THFJ: What’s the driving force behind this move into the cloud, would you say? Is it just ease of use, or is it investor-driven, or costs, or something else?

BG: You know we’ve been keeping an eye on this for the last three years and we’ve been conducting a number of surveys, one of them with an organization called IDG, and in our surveys it has shown that it’s really driven by a transition from capital expenditure to operational expenditure, as there’s no need to put money up for buying equipment when you can move to an “op ex” (operational expenditure) model to operate out of the cloud. And it’s predictable: per user, per month, very simplistic. Ease of management: of course. And, of course, there is the ability to scale. So we’ve also seen that the investors are very open with the hedge funds to basically leverage cloud technology.

It makes sense financially, and investors are very open to it. You get better management and scale. It has been a very high adoption rate. In fact, when we look at our clients that we brought on board this year, the start save is nearly 100% going on the cloud rather than buying their own – you know, go on premises, or a data centre. And the established ones, what drives them to the cloud is either they have a physical move and they have equipment in their office, and they have to decide if they want to build up a secondary comm room at a different location, or a technology refresh. Their equipment is three years old, it’s out of warranty, so “Do I spend another $150,000 on equipment, or should I consider going on to the cloud?” And those are really the two drivers for the established funds.

THFJ: What’s the main use of it? Is it front, middle or back office?
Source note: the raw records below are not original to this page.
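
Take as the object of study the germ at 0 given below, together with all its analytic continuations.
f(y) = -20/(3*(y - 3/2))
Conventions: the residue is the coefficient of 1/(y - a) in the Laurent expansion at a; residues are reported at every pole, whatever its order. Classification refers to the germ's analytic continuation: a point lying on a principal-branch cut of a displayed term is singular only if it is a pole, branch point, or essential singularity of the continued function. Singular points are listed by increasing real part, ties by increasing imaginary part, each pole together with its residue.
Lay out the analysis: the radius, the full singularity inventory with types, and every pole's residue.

Denominator factor (y - 3/2): pole of order 1 at 3/2, modulus 3/2.
The radius of convergence is the smallest modulus among the singular points: 3/2.
At the order-1 pole 3/2 set g(y) = (y - (3/2))*f(y) = -20/3.
Simple pole: residue = g(a) at a = 3/2, which is -20/3.

Radius of convergence at 0: 3/2.
At 3/2: a pole of order 1; residue -20/3.


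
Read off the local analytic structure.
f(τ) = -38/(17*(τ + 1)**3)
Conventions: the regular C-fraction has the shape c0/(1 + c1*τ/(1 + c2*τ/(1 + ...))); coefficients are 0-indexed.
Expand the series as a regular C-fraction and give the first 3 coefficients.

The regular C-fraction coefficients are [-38/17, 3, -1].

Taylor coefficients (expand at 0): a_0 = -38/17, a_1 = 114/17, a_2 = -228/17.
c0 = a_0 = -38/17. Peel one level at a time: if S = 1 + c*τ/S' with S'(0) = 1, then c is the τ-coefficient of S and S' = c*τ/(S - 1).
S_1 = c0/f = 1 + (3)*τ + (3)*τ^2 + ...; c1 = 3.
S_2 = c1*τ/(S_1 - 1) = 1 + (-1)*τ + ...; c2 = -1.


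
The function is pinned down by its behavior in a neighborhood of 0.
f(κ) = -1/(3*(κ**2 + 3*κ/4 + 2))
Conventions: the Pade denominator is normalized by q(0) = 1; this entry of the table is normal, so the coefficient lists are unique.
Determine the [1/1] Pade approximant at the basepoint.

The Pade approximant has numerator coefficients [-1/6, 2/9]; denominator coefficients [1, -23/24].

Taylor coefficients needed (expand at 0): a_0 = -1/6, a_1 = 1/16, a_2 = 23/384.
Write the denominator as Q(κ) = 1 + q1*κ. Requiring Q*f - P = O(κ^3) with deg P <= 1 kills the coefficients of κ^2..κ^2 in Q*f:
  κ^2: a_2 + q1*a_1 = 0, i.e. 23/384 + (1/16)*q1 = 0.
Solving this linear system: q1 = -23/24.
The numerator is Q*f truncated at degree 1: P0 = a_0 = -1/6; P1 = a_1 + q1*a_0 = 2/9.


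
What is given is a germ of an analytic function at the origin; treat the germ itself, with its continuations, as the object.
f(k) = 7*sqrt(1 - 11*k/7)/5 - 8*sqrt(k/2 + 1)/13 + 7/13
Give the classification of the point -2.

The term (-8/13)*sqrt(1 - k/(-2)) has argument 1 - -2/(-2) = 0 at -2: a square-root (algebraic, two-sheeted) branch point; the remaining terms are analytic or single-valued there.

The point is an algebraic (square-root) branch point.


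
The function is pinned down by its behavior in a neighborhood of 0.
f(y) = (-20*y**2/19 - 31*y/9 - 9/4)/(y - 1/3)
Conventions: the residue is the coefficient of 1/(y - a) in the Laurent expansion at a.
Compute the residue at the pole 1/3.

At the order-1 pole 1/3 set g(y) = (y - (1/3))*f(y) = -20*y**2/19 - 31*y/9 - 9/4.
Simple pole: residue = g(a) at a = 1/3, which is -7213/2052.

The residue is -7213/2052.


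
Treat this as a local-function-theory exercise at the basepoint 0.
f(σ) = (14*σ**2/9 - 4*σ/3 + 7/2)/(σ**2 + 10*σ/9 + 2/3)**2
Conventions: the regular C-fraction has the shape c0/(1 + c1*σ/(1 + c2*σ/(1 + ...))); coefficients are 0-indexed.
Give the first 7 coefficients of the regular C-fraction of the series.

Taylor coefficients (expand at 0): a_0 = 63/8, a_1 = -117/4, a_2 = 111/2, a_3 = -443/8, a_4 = -725/96, a_5 = 9607/72, a_6 = -53813/216.
c0 = a_0 = 63/8. Peel one level at a time: if S = 1 + c*σ/S' with S'(0) = 1, then c is the σ-coefficient of S and S' = c*σ/(S - 1).
S_1 = c0/f = 1 + (26/7)*σ + (992/147)*σ^2 + ...; c1 = 26/7.
S_2 = c1*σ/(S_1 - 1) = 1 + (-496/273)*σ + (577/338)*σ^2 + ...; c2 = -496/273.
S_3 = c2*σ/(S_2 - 1) = 1 + (12117/12896)*σ + (537705/984064)*σ^2 + ...; c3 = 12117/12896.
S_4 = c3*σ/(S_3 - 1) = 1 + (-332865/572384)*σ + (1680705/5326864)*σ^2 + ...; c4 = -332865/572384.
S_5 = c4*σ/(S_4 - 1) = 1 + (178126/328313)*σ + (688231/1942566)*σ^2 + ...; c5 = 178126/328313.
S_6 = c5*σ/(S_5 - 1) = 1 + (-12809977/19616844)*σ + ...; c6 = -12809977/19616844.

The regular C-fraction coefficients are [63/8, 26/7, -496/273, 12117/12896, -332865/572384, 178126/328313, -12809977/19616844].


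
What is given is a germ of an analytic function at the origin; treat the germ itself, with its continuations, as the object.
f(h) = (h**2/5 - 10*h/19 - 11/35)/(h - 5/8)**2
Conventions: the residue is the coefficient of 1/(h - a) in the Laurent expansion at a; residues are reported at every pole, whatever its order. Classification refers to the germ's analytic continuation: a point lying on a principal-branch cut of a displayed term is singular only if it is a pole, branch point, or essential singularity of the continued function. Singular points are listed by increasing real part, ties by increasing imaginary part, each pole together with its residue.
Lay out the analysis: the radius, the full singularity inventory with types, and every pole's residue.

Denominator factor (h - 5/8)^2: pole of order 2 at 5/8, modulus 5/8.
The radius of convergence is the smallest modulus among the singular points: 5/8.
At the order-2 pole 5/8 set g(h) = (h - (5/8))^2*f(h) = h**2/5 - 10*h/19 - 11/35.
Order-2 pole: residue = g'(a); g'(5/8) = -21/76, so the residue is -21/76.

Radius of convergence at 0: 5/8.
At 5/8: a pole of order 2; residue -21/76.


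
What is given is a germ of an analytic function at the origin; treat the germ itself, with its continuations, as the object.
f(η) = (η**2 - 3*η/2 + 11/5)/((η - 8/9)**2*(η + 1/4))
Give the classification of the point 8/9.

The denominator factor η - 8/9 vanishes at 8/9 and appears to the power 2; the numerator there equals 671/405, nonzero, and no other factor vanishes.
Hence a pole whose order is the multiplicity, 2.

The point is a pole of order 2.


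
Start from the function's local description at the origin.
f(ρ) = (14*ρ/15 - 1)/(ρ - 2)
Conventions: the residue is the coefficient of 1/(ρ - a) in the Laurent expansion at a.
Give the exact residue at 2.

At the order-1 pole 2 set g(ρ) = (ρ - (2))*f(ρ) = 14*ρ/15 - 1.
Simple pole: residue = g(a) at a = 2, which is 13/15.

The residue is 13/15.


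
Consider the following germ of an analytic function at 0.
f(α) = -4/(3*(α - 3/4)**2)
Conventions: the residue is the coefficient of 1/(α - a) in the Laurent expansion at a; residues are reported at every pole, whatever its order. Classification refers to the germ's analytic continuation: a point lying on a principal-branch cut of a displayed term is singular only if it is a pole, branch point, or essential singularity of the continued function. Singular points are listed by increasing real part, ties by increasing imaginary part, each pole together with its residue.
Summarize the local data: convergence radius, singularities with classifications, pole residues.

Denominator factor (α - 3/4)^2: pole of order 2 at 3/4, modulus 3/4.
The radius of convergence is the smallest modulus among the singular points: 3/4.
At the order-2 pole 3/4 set g(α) = (α - (3/4))^2*f(α) = -4/3.
Order-2 pole: residue = g'(a); g'(3/4) = 0, so the residue is 0.

Radius of convergence at 0: 3/4.
At 3/4: a pole of order 2; residue 0.


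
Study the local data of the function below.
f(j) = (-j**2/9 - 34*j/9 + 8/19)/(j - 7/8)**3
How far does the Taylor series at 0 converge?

Denominator factor (j - 7/8)^3: pole of order 3 at 7/8, modulus 7/8.
The radius of convergence is the smallest modulus among the singular points: 7/8.

The radius of convergence is 7/8.


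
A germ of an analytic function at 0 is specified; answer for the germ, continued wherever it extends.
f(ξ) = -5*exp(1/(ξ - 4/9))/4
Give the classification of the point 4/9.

The exponent 1/(ξ - (4/9)) has a pole at 4/9, so exp(1/(ξ - (4/9))) takes every nonzero value near it: an essential singularity (not a pole of any order).

The point is an essential singularity.


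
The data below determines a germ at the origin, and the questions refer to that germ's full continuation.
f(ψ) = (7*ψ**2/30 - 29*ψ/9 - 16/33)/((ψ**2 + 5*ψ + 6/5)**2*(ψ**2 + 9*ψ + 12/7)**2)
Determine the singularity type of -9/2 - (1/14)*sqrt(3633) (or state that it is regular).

The point is a pole of order 2.

The denominator factor ψ**2 + 9*ψ + 12/7 vanishes at -9/2 - (1/14)*sqrt(3633) and appears to the power 2; the numerator there equals 15223/660 + (479/1260)*sqrt(3633), nonzero, and no other factor vanishes.
Hence a pole whose order is the multiplicity, 2.


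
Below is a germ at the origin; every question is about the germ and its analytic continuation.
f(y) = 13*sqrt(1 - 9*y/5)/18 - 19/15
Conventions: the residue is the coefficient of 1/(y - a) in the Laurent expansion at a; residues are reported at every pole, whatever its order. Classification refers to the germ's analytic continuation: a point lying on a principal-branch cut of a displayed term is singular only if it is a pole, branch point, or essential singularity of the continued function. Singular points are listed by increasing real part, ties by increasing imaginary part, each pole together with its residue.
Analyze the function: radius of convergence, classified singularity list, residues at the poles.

Branch term (13/18)*sqrt(1 - y/(5/9)): its argument vanishes at y = 5/9, a square-root branch point, modulus 5/9.
The radius of convergence is the smallest modulus among the singular points: 5/9.

Radius of convergence at 0: 5/9.
At 5/9: an algebraic (square-root) branch point.


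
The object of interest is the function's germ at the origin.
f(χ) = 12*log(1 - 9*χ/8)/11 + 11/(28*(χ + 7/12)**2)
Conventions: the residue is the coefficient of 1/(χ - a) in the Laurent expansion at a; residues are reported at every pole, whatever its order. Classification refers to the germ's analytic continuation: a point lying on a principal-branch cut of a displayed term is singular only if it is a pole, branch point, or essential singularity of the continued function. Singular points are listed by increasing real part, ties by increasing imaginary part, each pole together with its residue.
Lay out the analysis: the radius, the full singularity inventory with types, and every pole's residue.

Radius of convergence at 0: 7/12.
At -7/12: a pole of order 2; residue 0.
At 8/9: a logarithmic branch point.

Denominator factor (χ + 7/12)^2: pole of order 2 at -7/12, modulus 7/12.
Branch term (12/11)*log(1 - χ/(8/9)): its argument vanishes at χ = 8/9, a logarithmic branch point, modulus 8/9.
The radius of convergence is the smallest modulus among the singular points: 7/12.
The branch term is analytic at -7/12 and contributes nothing to the residue; only the rational part matters.
At the order-2 pole -7/12 set g(χ) = (χ - (-7/12))^2*(rational part) = 11/28.
Order-2 pole: residue = g'(a); g'(-7/12) = 0, so the residue is 0.
List the singular points by increasing real part (a conjugate pair: the negative imaginary part first).


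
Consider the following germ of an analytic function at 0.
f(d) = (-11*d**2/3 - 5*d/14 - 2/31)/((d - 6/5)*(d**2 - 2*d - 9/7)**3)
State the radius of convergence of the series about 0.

The radius of convergence is -1 + (4/7)*sqrt(7).

Denominator factor (d**2 - 2*d - 9/7)^3: discriminant 64/7, real irrational roots 1 + (4/7)*sqrt(7) and 1 - (4/7)*sqrt(7); poles of order 3, moduli 1 + (4/7)*sqrt(7) and -1 + (4/7)*sqrt(7).
Denominator factor (d - 6/5): pole of order 1 at 6/5, modulus 6/5.
The radius of convergence is the smallest modulus among the singular points: -1 + (4/7)*sqrt(7).


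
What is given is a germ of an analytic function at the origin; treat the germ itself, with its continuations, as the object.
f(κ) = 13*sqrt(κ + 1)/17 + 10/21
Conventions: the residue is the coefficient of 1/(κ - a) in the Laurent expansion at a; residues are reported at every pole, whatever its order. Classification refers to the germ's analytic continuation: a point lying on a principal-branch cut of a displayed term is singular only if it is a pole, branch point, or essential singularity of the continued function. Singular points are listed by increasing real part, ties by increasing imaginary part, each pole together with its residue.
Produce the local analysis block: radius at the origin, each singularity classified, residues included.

Branch term (13/17)*sqrt(1 - κ/(-1)): its argument vanishes at κ = -1, a square-root branch point, modulus 1.
The radius of convergence is the smallest modulus among the singular points: 1.

Radius of convergence at 0: 1.
At -1: an algebraic (square-root) branch point.


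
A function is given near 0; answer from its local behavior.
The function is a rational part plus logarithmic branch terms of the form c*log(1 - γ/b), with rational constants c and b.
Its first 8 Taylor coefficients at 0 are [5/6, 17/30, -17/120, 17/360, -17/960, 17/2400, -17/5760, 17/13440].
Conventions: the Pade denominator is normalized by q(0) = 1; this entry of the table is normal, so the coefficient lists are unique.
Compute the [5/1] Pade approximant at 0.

The Pade approximant has numerator coefficients [5/6, 329/360, 17/180, -17/1440, 17/8640, -17/57600]; denominator coefficients [1, 5/12].

Taylor coefficients needed (read off): a_0 = 5/6, a_1 = 17/30, a_2 = -17/120, a_3 = 17/360, a_4 = -17/960, a_5 = 17/2400, a_6 = -17/5760.
Write the denominator as Q(γ) = 1 + q1*γ. Requiring Q*f - P = O(γ^7) with deg P <= 5 kills the coefficients of γ^6..γ^6 in Q*f:
  γ^6: a_6 + q1*a_5 = 0, i.e. -17/5760 + (17/2400)*q1 = 0.
Solving this linear system: q1 = 5/12.
The numerator is Q*f truncated at degree 5: P0 = a_0 = 5/6; P1 = a_1 + q1*a_0 = 329/360; P2 = a_2 + q1*a_1 = 17/180; P3 = a_3 + q1*a_2 = -17/1440; P4 = a_4 + q1*a_3 = 17/8640; P5 = a_5 + q1*a_4 = -17/57600.


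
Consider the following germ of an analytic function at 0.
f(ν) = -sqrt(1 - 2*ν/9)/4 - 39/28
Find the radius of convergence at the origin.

Branch term (-1/4)*sqrt(1 - ν/(9/2)): its argument vanishes at ν = 9/2, a square-root branch point, modulus 9/2.
The radius of convergence is the smallest modulus among the singular points: 9/2.

The radius of convergence is 9/2.


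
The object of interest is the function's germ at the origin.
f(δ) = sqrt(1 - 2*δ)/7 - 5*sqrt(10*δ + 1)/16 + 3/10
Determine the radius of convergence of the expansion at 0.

Branch term (-5/16)*sqrt(1 - δ/(-1/10)): its argument vanishes at δ = -1/10, a square-root branch point, modulus 1/10.
Branch term (1/7)*sqrt(1 - δ/(1/2)): its argument vanishes at δ = 1/2, a square-root branch point, modulus 1/2.
The radius of convergence is the smallest modulus among the singular points: 1/10.

The radius of convergence is 1/10.


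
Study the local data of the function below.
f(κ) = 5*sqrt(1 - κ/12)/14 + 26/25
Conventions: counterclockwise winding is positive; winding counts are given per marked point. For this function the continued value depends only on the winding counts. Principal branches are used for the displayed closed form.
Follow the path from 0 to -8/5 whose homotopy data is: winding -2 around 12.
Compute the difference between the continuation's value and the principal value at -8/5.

The rational part is single-valued and drops out of the difference; each branch term changes only by its own monodromy.
(5/14)*sqrt(1 - κ/(12)): winding -2 is even, the square root returns to the same sheet, contribution 0.
Summing the contributions at κ = -8/5 gives 0.

Continued minus principal equals 0.


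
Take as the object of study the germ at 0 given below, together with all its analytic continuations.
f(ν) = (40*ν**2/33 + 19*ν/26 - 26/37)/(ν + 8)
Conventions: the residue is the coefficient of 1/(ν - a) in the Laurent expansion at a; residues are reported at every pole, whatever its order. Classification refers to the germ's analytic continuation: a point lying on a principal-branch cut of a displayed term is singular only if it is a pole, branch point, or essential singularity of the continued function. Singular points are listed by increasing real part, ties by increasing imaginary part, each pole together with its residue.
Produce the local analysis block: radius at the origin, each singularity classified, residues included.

Denominator factor (ν + 8): pole of order 1 at -8, modulus 8.
The radius of convergence is the smallest modulus among the singular points: 8.
At the order-1 pole -8 set g(ν) = (ν - (-8))*f(ν) = 40*ν**2/33 + 19*ν/26 - 26/37.
Simple pole: residue = g(a) at a = -8, which is 1127410/15873.

Radius of convergence at 0: 8.
At -8: a pole of order 1; residue 1127410/15873.


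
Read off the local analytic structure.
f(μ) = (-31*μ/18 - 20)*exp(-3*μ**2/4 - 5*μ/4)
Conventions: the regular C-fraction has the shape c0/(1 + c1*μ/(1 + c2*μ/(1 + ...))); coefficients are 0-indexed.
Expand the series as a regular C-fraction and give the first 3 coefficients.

The regular C-fraction coefficients are [-20, 419/360, -185461/150840].

Taylor coefficients (expand at 0): a_0 = -20, a_1 = 419/18, a_2 = 55/36.
c0 = a_0 = -20. Peel one level at a time: if S = 1 + c*μ/S' with S'(0) = 1, then c is the μ-coefficient of S and S' = c*μ/(S - 1).
S_1 = c0/f = 1 + (419/360)*μ + (185461/129600)*μ^2 + ...; c1 = 419/360.
S_2 = c1*μ/(S_1 - 1) = 1 + (-185461/150840)*μ + ...; c2 = -185461/150840.


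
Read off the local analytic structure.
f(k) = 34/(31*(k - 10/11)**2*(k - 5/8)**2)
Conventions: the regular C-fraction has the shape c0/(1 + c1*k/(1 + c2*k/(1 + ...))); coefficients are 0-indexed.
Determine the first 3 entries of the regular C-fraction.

Taylor coefficients (expand at 0): a_0 = 65824/19375, a_1 = 1777248/96875, a_2 = 6039352/96875.
c0 = a_0 = 65824/19375. Peel one level at a time: if S = 1 + c*k/S' with S'(0) = 1, then c is the k-coefficient of S and S' = c*k/(S - 1).
S_1 = c0/f = 1 + (-27/5)*k + (1081/100)*k^2 + ...; c1 = -27/5.
S_2 = c1*k/(S_1 - 1) = 1 + (1081/540)*k + ...; c2 = 1081/540.

The regular C-fraction coefficients are [65824/19375, -27/5, 1081/540].


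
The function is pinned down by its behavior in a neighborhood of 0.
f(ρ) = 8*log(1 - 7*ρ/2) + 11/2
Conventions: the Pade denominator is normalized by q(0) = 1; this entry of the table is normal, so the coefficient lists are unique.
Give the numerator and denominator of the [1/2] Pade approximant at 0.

The Pade approximant has numerator coefficients [11/2, -9919/258]; denominator coefficients [1, -245/129, -98/129].

Taylor coefficients needed (expand at 0): a_0 = 11/2, a_1 = -28, a_2 = -49, a_3 = -343/3.
Write the denominator as Q(ρ) = 1 + q1*ρ + q2*ρ^2. Requiring Q*f - P = O(ρ^4) with deg P <= 1 kills the coefficients of ρ^2..ρ^3 in Q*f:
  ρ^2: a_2 + q1*a_1 + q2*a_0 = 0, i.e. -49 + (-28)*q1 + (11/2)*q2 = 0.
  ρ^3: a_3 + q1*a_2 + q2*a_1 = 0, i.e. -343/3 + (-49)*q1 + (-28)*q2 = 0.
Solving this linear system: q1 = -245/129, q2 = -98/129.
The numerator is Q*f truncated at degree 1: P0 = a_0 = 11/2; P1 = a_1 + q1*a_0 = -9919/258.


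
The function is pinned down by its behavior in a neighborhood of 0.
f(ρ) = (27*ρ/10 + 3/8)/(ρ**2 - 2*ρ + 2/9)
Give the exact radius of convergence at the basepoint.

Denominator factor (ρ**2 - 2*ρ + 2/9): discriminant 28/9, real irrational roots 1 + (1/3)*sqrt(7) and 1 - (1/3)*sqrt(7); poles of order 1, moduli 1 + (1/3)*sqrt(7) and 1 - (1/3)*sqrt(7).
The radius of convergence is the smallest modulus among the singular points: 1 - (1/3)*sqrt(7).

The radius of convergence is 1 - (1/3)*sqrt(7).


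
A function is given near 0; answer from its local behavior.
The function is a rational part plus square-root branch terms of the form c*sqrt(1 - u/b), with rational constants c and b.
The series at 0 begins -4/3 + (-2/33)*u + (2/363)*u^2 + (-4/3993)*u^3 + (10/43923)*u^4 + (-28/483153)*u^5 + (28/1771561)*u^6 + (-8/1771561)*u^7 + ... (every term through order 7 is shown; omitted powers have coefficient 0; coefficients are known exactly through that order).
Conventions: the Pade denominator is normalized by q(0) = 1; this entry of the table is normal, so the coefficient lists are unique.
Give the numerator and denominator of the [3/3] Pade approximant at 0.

The Pade approximant has numerator coefficients [-4/3, -2/3, -32/363, -10/3993]; denominator coefficients [1, 5/11, 6/121, 1/1331].

Taylor coefficients needed (read off): a_0 = -4/3, a_1 = -2/33, a_2 = 2/363, a_3 = -4/3993, a_4 = 10/43923, a_5 = -28/483153, a_6 = 28/1771561.
Write the denominator as Q(u) = 1 + q1*u + q2*u^2 + q3*u^3. Requiring Q*f - P = O(u^7) with deg P <= 3 kills the coefficients of u^4..u^6 in Q*f:
  u^4: a_4 + q1*a_3 + q2*a_2 + q3*a_1 = 0, i.e. 10/43923 + (-4/3993)*q1 + (2/363)*q2 + (-2/33)*q3 = 0.
  u^5: a_5 + q1*a_4 + q2*a_3 + q3*a_2 = 0, i.e. -28/483153 + (10/43923)*q1 + (-4/3993)*q2 + (2/363)*q3 = 0.
  u^6: a_6 + q1*a_5 + q2*a_4 + q3*a_3 = 0, i.e. 28/1771561 + (-28/483153)*q1 + (10/43923)*q2 + (-4/3993)*q3 = 0.
Solving this linear system: q1 = 5/11, q2 = 6/121, q3 = 1/1331.
The numerator is Q*f truncated at degree 3: P0 = a_0 = -4/3; P1 = a_1 + q1*a_0 = -2/3; P2 = a_2 + q1*a_1 + q2*a_0 = -32/363; P3 = a_3 + q1*a_2 + q2*a_1 + q3*a_0 = -10/3993.


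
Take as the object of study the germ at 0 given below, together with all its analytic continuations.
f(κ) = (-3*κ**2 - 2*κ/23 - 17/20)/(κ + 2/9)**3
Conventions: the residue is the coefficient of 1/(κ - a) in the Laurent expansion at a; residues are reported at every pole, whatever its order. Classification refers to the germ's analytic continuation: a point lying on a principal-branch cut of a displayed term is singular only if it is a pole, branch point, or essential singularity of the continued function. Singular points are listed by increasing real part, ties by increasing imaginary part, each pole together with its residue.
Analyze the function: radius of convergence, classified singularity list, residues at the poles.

Radius of convergence at 0: 2/9.
At -2/9: a pole of order 3; residue -3.

Denominator factor (κ + 2/9)^3: pole of order 3 at -2/9, modulus 2/9.
The radius of convergence is the smallest modulus among the singular points: 2/9.
At the order-3 pole -2/9 set g(κ) = (κ - (-2/9))^3*f(κ) = -3*κ**2 - 2*κ/23 - 17/20.
Order-3 pole: residue = g''(a)/2; g''(-2/9) = -6, so the residue is -3.


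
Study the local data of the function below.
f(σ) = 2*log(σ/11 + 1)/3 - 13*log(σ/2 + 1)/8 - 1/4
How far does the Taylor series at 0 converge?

The radius of convergence is 2.

Branch term (-13/8)*log(1 - σ/(-2)): its argument vanishes at σ = -2, a logarithmic branch point, modulus 2.
Branch term (2/3)*log(1 - σ/(-11)): its argument vanishes at σ = -11, a logarithmic branch point, modulus 11.
The radius of convergence is the smallest modulus among the singular points: 2.


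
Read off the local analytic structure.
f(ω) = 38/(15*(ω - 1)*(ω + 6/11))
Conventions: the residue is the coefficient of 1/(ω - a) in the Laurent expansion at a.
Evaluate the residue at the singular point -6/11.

At the order-1 pole -6/11 set g(ω) = (ω - (-6/11))*f(ω) = 38/(15*(ω - 1)).
Simple pole: residue = g(a) at a = -6/11, which is -418/255.

The residue is -418/255.


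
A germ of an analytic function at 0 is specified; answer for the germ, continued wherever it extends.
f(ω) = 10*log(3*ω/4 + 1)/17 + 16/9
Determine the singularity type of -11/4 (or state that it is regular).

The point is a regular point.

There is no denominator, hence no pole anywhere.
Branch term log(1 - ω/(-4/3)): argument at -11/4 is -17/16, nonzero, so -11/4 is not its branch point (a point on a principal cut is still regular for the continued germ).
So the germ continues analytically to -11/4.


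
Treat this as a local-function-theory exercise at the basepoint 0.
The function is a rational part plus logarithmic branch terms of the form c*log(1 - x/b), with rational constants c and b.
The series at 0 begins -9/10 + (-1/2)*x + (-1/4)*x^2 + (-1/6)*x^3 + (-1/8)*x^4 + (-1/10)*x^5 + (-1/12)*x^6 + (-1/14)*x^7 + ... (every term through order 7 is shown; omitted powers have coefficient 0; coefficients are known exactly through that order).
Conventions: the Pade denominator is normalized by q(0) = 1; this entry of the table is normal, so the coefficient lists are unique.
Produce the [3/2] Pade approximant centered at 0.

Taylor coefficients needed (read off): a_0 = -9/10, a_1 = -1/2, a_2 = -1/4, a_3 = -1/6, a_4 = -1/8, a_5 = -1/10.
Write the denominator as Q(x) = 1 + q1*x + q2*x^2. Requiring Q*f - P = O(x^6) with deg P <= 3 kills the coefficients of x^4..x^5 in Q*f:
  x^4: a_4 + q1*a_3 + q2*a_2 = 0, i.e. -1/8 + (-1/6)*q1 + (-1/4)*q2 = 0.
  x^5: a_5 + q1*a_4 + q2*a_3 = 0, i.e. -1/10 + (-1/8)*q1 + (-1/6)*q2 = 0.
Solving this linear system: q1 = -6/5, q2 = 3/10.
The numerator is Q*f truncated at degree 3: P0 = a_0 = -9/10; P1 = a_1 + q1*a_0 = 29/50; P2 = a_2 + q1*a_1 + q2*a_0 = 2/25; P3 = a_3 + q1*a_2 + q2*a_1 = -1/60.

The Pade approximant has numerator coefficients [-9/10, 29/50, 2/25, -1/60]; denominator coefficients [1, -6/5, 3/10].


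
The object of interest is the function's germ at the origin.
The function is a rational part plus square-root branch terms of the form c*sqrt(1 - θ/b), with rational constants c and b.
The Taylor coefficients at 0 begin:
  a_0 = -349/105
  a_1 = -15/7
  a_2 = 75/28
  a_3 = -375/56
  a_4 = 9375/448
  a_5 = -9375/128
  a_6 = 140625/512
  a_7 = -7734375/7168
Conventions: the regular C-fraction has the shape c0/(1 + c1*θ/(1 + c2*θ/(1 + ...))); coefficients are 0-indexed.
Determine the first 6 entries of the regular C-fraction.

The regular C-fraction coefficients are [-349/105, -225/349, 2645/1396, 1745/2116, 3545/2116, 2645/2836].

Taylor coefficients (read off): a_0 = -349/105, a_1 = -15/7, a_2 = 75/28, a_3 = -375/56, a_4 = 9375/448, a_5 = -9375/128.
c0 = a_0 = -349/105. Peel one level at a time: if S = 1 + c*θ/S' with S'(0) = 1, then c is the θ-coefficient of S and S' = c*θ/(S - 1).
S_1 = c0/f = 1 + (-225/349)*θ + (595125/487204)*θ^2 + ...; c1 = -225/349.
S_2 = c1*θ/(S_1 - 1) = 1 + (2645/1396)*θ + (-25/16)*θ^2 + ...; c2 = 2645/1396.
S_3 = c2*θ/(S_2 - 1) = 1 + (1745/2116)*θ + (-6186025/4477456)*θ^2 + ...; c3 = 1745/2116.
S_4 = c3*θ/(S_3 - 1) = 1 + (3545/2116)*θ + (-25/16)*θ^2 + ...; c4 = 3545/2116.
S_5 = c4*θ/(S_4 - 1) = 1 + (2645/2836)*θ + ...; c5 = 2645/2836.


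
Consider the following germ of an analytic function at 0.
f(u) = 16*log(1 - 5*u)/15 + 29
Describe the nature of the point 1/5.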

BG: It’s a combination of both. So their trading systems are typically located in the cloud and anything that you would think of as investor-focused, so their CRM system, their back office and accounting systems as well as their day to day operational needs. So, internet, file services, mobility, emails, things along those lines. Fund administrators, if you think about it, operate in a cloud environment themselves. But we are not typically hosting the fund admin applications in our cloud.

THFJ: At the moment it feels like funds see cybersecurity as an extra cost. Do you think that cloud technology is going to be seen as part of the basic cost of setting up a hedge fund?

BG: Yeah, it’s a great question. We haven’t had that question before but I think you’re absolutely right. I think it’s going to be part of checking the boxes and say okay, in the operation of the fund, how do you want to do it? Are you going to do it on premises, or are you doing it on cloud? And then, the benefit of the cloud is this predictability in terms of cost. But I think that model lends itself very well for a start-up or even an established business with budgetary planning. For their IT spend, they have the visibility on the cloud as to how much they want to pay. Because they checked the box, they get operating out of the cloud.

The adoption of cloud is here to stay in 2015. We’ve seen it and there’s no reason for that to change. We’ve talked about cybersecurity being a big focus. And then the other theme that we touched upon is the whole idea of how the due diligence process, we believe, is going to get broader and deeper and with a lot more scrutiny around cybersecurity. Those are trends that we see for next year, and I think the industry wants to do everything possible to ensure that it is a very secure environment from the protection of client information, to protecting the information pertaining to the strategies of the fund, investors in the fund and for their whole operation.